Debate Magazine

Energy Plan B

Posted on the 14 March 2016 by Markwadsworth @Mark_Wadsworth

Total UK primary energy consumption is the equivalent of around 2200 tw/h per year, of which electricity accounts for around 350 tw/h. This illustrates our reliance on fossil fuels and the mountain we face if we want to reduce and eliminate them.
We have two models in Europe we can already compare on how we might go about trying.
France has low cost (12p kw/h), low CO2 electricity,  75% of which is supplied by nuclear power plants.
Germany on the other hand shows that even a limited penetration of wind and solar (3.5% of total primary energy consumption) leads to high electricity prices. Getting on for double that of France at 23p kw/h. It’s energy companies have also been suffering record losses.

Energy Plan B
Energy taxes and subsidies more or less cancel themselves out. Graph above taken from Euan Mearns
The system costs incurred by dispersed , intermittent wind and solar rise with market share. So, if fossil fuels are to be reduced in any meaningful way, wind and solar will be a cripplingly expensive way of doing it.
Only nuclear can power a modern economy at reasonable cost free from fossil fuels.  But due to the large upfront capital costs it has to be planned and financed in the way the French did. Settle on one design, build lots of them quickly, and finance them from Government bonds.
French nuclear supplies electricity at a wholesale price a third of what Hinkley Point C is being offered. It also exports £3bn a year of it at profit.
There is no reason whatsoever that we should ever pay a penny more for our energy than the French are now. That means a reduction in our current bills.
Areva took an existing design, and added more systems and defence in depth.

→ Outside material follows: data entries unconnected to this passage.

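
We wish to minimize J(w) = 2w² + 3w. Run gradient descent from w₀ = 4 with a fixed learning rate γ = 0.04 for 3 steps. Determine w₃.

J′(w) = 4w + 3
Step 1: J′(4) = 19; w₁ = 4 − 0.04·19 = 3.24
Step 2: J′(3.24) = 15.96; w₂ = 3.24 − 0.04·15.96 = 2.6016
Step 3: J′(2.6016) = 13.4064; w₃ = 2.6016 − 0.04·13.4064 = 2.065344

2.065344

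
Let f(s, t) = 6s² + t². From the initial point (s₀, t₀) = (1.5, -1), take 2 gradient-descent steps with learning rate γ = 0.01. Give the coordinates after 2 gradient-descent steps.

∇f = (12s, 2t)
(s₁, t₁) = (1.5, -1) − 0.01·(18, -2) = (1.32, -0.98)
(s₂, t₂) = (1.32, -0.98) − 0.01·(15.84, -1.96) = (1.1616, -0.9604)

(1.1616, -0.9604)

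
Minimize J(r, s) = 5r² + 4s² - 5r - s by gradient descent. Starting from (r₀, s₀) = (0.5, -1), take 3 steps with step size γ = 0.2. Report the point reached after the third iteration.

(0.5, 0.368)

∇J = (10r - 5, 8s - 1)
(r₁, s₁) = (0.5, -1) − 0.2·(0, -9) = (0.5, 0.8)
(r₂, s₂) = (0.5, 0.8) − 0.2·(0, 5.4) = (0.5, -0.28)
(r₃, s₃) = (0.5, -0.28) − 0.2·(0, -3.24) = (0.5, 0.368)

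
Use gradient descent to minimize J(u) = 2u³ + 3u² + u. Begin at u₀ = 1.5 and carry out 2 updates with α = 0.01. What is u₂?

1.0830865

J′(u) = 6u² + 6u + 1
u₁ = 1.5 − 0.01·23.5 = 1.265
u₂ = 1.265 − 0.01·18.19135 = 1.0830865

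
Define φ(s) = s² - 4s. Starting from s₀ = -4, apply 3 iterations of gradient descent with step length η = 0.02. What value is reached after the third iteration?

φ′(s) = 2s - 4
Step 1: φ′(-4) = -12; s₁ = -4 − 0.02·(-12) = -3.76
Step 2: φ′(-3.76) = -11.52; s₂ = -3.76 − 0.02·(-11.52) = -3.5296
Step 3: φ′(-3.5296) = -11.0592; s₃ = -3.5296 − 0.02·(-11.0592) = -3.308416

-3.308416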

This has proved difficult to build, and it the reason why EDFs finances are in such bad shape.
As reported recently, the Hitachi ABWR could come in at £70 mw/h, when privately financed. Good, but we can do better.

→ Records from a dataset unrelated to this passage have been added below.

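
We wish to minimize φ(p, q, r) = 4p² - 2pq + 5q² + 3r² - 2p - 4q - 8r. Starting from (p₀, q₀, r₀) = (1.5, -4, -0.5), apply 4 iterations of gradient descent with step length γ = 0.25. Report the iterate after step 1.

∇φ = (8p - 2q - 2, -2p + 10q - 4, 6r - 8)
(p₁, q₁, r₁) = (1.5, -4, -0.5) − 0.25·(18, -47, -11) = (-3, 7.75, 2.25)

(-3, 7.75, 2.25)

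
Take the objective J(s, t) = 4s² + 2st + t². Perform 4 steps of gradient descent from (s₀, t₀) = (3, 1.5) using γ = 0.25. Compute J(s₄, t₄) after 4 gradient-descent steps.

145.2568359375

∇J = (8s + 2t, 2s + 2t)
(s₁, t₁) = (3, 1.5) − 0.25·(27, 9) = (-3.75, -0.75)
(s₂, t₂) = (-3.75, -0.75) − 0.25·(-31.5, -9) = (4.125, 1.5)
(s₃, t₃) = (4.125, 1.5) − 0.25·(36, 11.25) = (-4.875, -1.3125)
(s₄, t₄) = (-4.875, -1.3125) − 0.25·(-41.625, -12.375) = (5.53125, 1.78125)
J(5.53125, 1.78125) = 145.2568359375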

GE-Hitachi have taken that design and gone in the opposite direction of Areva by simplifying and modularising it. The ESBWR has been approved by the American regulators, and is reported to be the safest reactor to get such approval. Designed to be easier to construct, it also has the lower operating costs.

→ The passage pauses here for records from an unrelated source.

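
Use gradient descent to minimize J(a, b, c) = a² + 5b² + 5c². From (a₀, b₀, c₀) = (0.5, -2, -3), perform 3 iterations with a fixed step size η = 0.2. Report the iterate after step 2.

(0.18, -2, -3)

∇J = (2a, 10b, 10c)
(a₁, b₁, c₁) = (0.5, -2, -3) − 0.2·(1, -20, -30) = (0.3, 2, 3)
(a₂, b₂, c₂) = (0.3, 2, 3) − 0.2·(0.6, 20, 30) = (0.18, -2, -3)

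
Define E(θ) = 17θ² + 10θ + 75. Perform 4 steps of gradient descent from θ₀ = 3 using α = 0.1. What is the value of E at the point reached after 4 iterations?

203130.10897408

E′(θ) = 34θ + 10
Step 1: E′(3) = 112; θ₁ = 3 − 0.1·112 = -8.2
Step 2: E′(-8.2) = -268.8; θ₂ = -8.2 − 0.1·(-268.8) = 18.68
Step 3: E′(18.68) = 645.12; θ₃ = 18.68 − 0.1·645.12 = -45.832
Step 4: E′(-45.832) = -1548.288; θ₄ = -45.832 − 0.1·(-1548.288) = 108.9968
E(108.9968) = 203130.10897408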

If the UK built twenty of these, over 15 years, financed by bonds, we can benefit from learning curve cost reductions in exactly the same way the French did.
Having a standardised fleet, rather than the nuclear zoo we are currently on course to build, would have other cost and safety advantages too.
Furthermore, there is new fuel technology currently undergoing regulatory approval that can further cut costs and increase safety.  For example Lightbridge all metallic fuel rods can increase power by 30% in a new build reactor, while reducing the fuels operating temperature.
Reactors can make hydrogen from electrolysis or thermochemistry, to power fuel cells or existing gas turbines. High temperature reactors(FHRs), being developed and commercialised in China and the US, can substitute for natural gas using the air Brayton cycle(NACC), thereby reusing existing CCGT infrastructure. This also gives them faster ramping up rates than any current available technology, making them the perfect partner for the limited load following of BWRs.
High temperatures can make CO2 neutral synthetic fuels, using the existing infrastructure for internal combustion engines.
And all nuclear power stations produce lots of hot water as waste, which could instead be used as district heating, making use of the hot water systems most UK households have for gas central heating.
We cannot afford the costly grid and infrastructure upgrades needed in order to accommodate a wind, solar and battery economy.
France has shown us that cheap CO2 free energy is doable. We should copy their example, just don't buy their EPR reactor.